Неудивительно, что Мануил настороженно отреагировал на планы Конрада и Людовика. Император серьезно обновил древние городские фортификации: двойное кольцо стен, построенное еще в V веке при Феодосии II, укрепили, а рвы углубили. На зубчатых стенах развевались флаги, возвещавшие о военной мощи и непревзойденном величии империи[448]. К границам отрядили посланников, которые должны были дождаться прибытия крестоносцев, а затем сопроводить их по Балканам так, чтобы свести возможные беспорядки к минимуму. Мануил писал Людовику: «Когда я узнал, что вы направляетесь в мои земли, я вознес благодарность и рад был об этом услышать»[449]. Он льстил королю, но готовился к худшему.
Рис. 7. Второй крестовый поход (1147–1149 гг.)
Первой явилась армия Конрада. Германский король выдвинулся в путь раньше Людовика, спустился вниз по течению Дуная и пересек границу Византии в конце лета 1147 года. Он привел с собой огромное войско: что-то около пятидесяти тысяч солдат и тьму невооруженных паломников; возглавлял армию цвет немецкой знати, в том числе племянник короля Фридрих, герцог Швабии — будущий Фридрих Барбаросса[450]. Византийский поэт Феодор Продром, демонстрируя привычное сочетание презрения и отвращения, которое люди Востока приберегали для жителей Запада, сравнивал немцев с «гадаринскими свиньями»{107}: нечистыми, демоническими, дикими и одержимыми манией разрушения[451].

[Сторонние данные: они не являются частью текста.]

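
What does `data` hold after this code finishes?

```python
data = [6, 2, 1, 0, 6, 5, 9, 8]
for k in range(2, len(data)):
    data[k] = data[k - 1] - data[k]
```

[6, 2, 1, 1, -5, -10, -19, -27]

k=2: data[2] = 2-1 = 1 → [6, 2, 1, 0, 6, 5, 9, 8]
k=3: data[3] = 1-0 = 1 → [6, 2, 1, 1, 6, 5, 9, 8]
k=4: data[4] = 1-6 = -5 → [6, 2, 1, 1, -5, 5, 9, 8]
k=5: data[5] = (-5)-5 = -10 → [6, 2, 1, 1, -5, -10, 9, 8]
k=6: data[6] = (-10)-9 = -19 → [6, 2, 1, 1, -5, -10, -19, 8]
k=7: data[7] = (-19)-8 = -27 → [6, 2, 1, 1, -5, -10, -19, -27]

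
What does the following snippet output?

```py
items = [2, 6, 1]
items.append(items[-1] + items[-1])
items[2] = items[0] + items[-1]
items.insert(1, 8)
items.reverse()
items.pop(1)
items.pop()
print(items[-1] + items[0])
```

append items[-1]+items[-1] = 1+1 = 2 → [2, 6, 1, 2]
items[2] = items[0]+items[-1] = 2+2 = 4 → [2, 6, 4, 2]
insert 8 at 1 → [2, 8, 6, 4, 2]
reverse → [2, 4, 6, 8, 2]
pop(1) removes 4 → [2, 6, 8, 2]
pop() removes 2 → [2, 6, 8]
items[-1]+items[0] = 8+2 = 10

10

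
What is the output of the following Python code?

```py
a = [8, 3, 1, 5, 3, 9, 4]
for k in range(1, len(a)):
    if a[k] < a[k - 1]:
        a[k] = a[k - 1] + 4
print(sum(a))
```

140

k=1: 3<8, a[1] = 8+4 = 12 → [8, 12, 1, 5, 3, 9, 4]
k=2: 1<12, a[2] = 12+4 = 16 → [8, 12, 16, 5, 3, 9, 4]
k=3: 5<16, a[3] = 16+4 = 20 → [8, 12, 16, 20, 3, 9, 4]
k=4: 3<20, a[4] = 20+4 = 24 → [8, 12, 16, 20, 24, 9, 4]
k=5: 9<24, a[5] = 24+4 = 28 → [8, 12, 16, 20, 24, 28, 4]
k=6: 4<28, a[6] = 28+4 = 32 → [8, 12, 16, 20, 24, 28, 32]
sum = 140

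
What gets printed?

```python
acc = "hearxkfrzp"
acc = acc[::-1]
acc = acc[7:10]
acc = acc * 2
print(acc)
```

reverse → 'pzrfkxraeh'
slice [7:10] → 'aeh'
repeat ×2 → 'aehaeh'

aehaeh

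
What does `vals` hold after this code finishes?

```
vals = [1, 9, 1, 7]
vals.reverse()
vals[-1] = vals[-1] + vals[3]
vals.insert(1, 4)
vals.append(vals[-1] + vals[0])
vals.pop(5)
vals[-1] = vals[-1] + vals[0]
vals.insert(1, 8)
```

reverse → [7, 1, 9, 1]
vals[-1] = vals[-1]+vals[3] = 1+1 = 2 → [7, 1, 9, 2]
insert 4 at 1 → [7, 4, 1, 9, 2]
append vals[-1]+vals[0] = 2+7 = 9 → [7, 4, 1, 9, 2, 9]
pop(5) removes 9 → [7, 4, 1, 9, 2]
vals[-1] = vals[-1]+vals[0] = 2+7 = 9 → [7, 4, 1, 9, 9]
insert 8 at 1 → [7, 8, 4, 1, 9, 9]

[7, 8, 4, 1, 9, 9]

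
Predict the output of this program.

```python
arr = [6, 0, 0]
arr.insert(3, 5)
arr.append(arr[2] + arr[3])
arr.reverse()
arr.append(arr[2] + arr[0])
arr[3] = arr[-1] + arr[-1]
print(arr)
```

insert 5 at 3 → [6, 0, 0, 5]
append arr[2]+arr[3] = 0+5 = 5 → [6, 0, 0, 5, 5]
reverse → [5, 5, 0, 0, 6]
append arr[2]+arr[0] = 0+5 = 5 → [5, 5, 0, 0, 6, 5]
arr[3] = arr[-1]+arr[-1] = 5+5 = 10 → [5, 5, 0, 10, 6, 5]

[5, 5, 0, 10, 6, 5]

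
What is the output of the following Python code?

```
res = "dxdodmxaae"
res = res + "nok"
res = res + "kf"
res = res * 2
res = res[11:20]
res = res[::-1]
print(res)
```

dodxdfkko

+ 'nok' → 'dxdodmxaaenok'
+ 'kf' → 'dxdodmxaaenokkf'
repeat ×2 → 'dxdodmxaaenokkfdxdodmxaaenokkf'
slice [11:20] → 'okkfdxdod'
reverse → 'dodxdfkko'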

Увы, сравнение с утонувшими свиньями страны Гадаринской оказалось вполне уместным. К 7 сентября 1147 года посланники Мануила довели германских крестоносцев почти до самой столицы, и в дороге обошлось без особых беспорядков. Добравшись до места, откуда до Константинополя оставалось два дня пути, крестоносцы разбили лагерь в Хировакхийской долине, которая изобиловала подножным кормом для лошадей и вьючных животных. Через долину протекали две реки. Здесь-то крестоносцев и настигло несчастье. Ночью разразилась жестокая буря, реки вышли из берегов, и поток воды унес с собой множество людей, их скота и имущества. Сводный брат Конрада Оттон, епископ Фрейзинга, так описывал панику, охватившую лагерь: «Можно было видеть, как одни плывут, другие цепляются за лошадей, третьих постыдным образом тащили веревками, дабы вызволить из беды… Огромное множество… было смыто потоком воды, побито о камни и поглощено водоворотами»[452]. Греческий летописец Иоанн Киннам, настроенный менее сочувственно, пришел к такому выводу: «Справедливо можно заключить, что сам Бог наказывал их»{108}[453].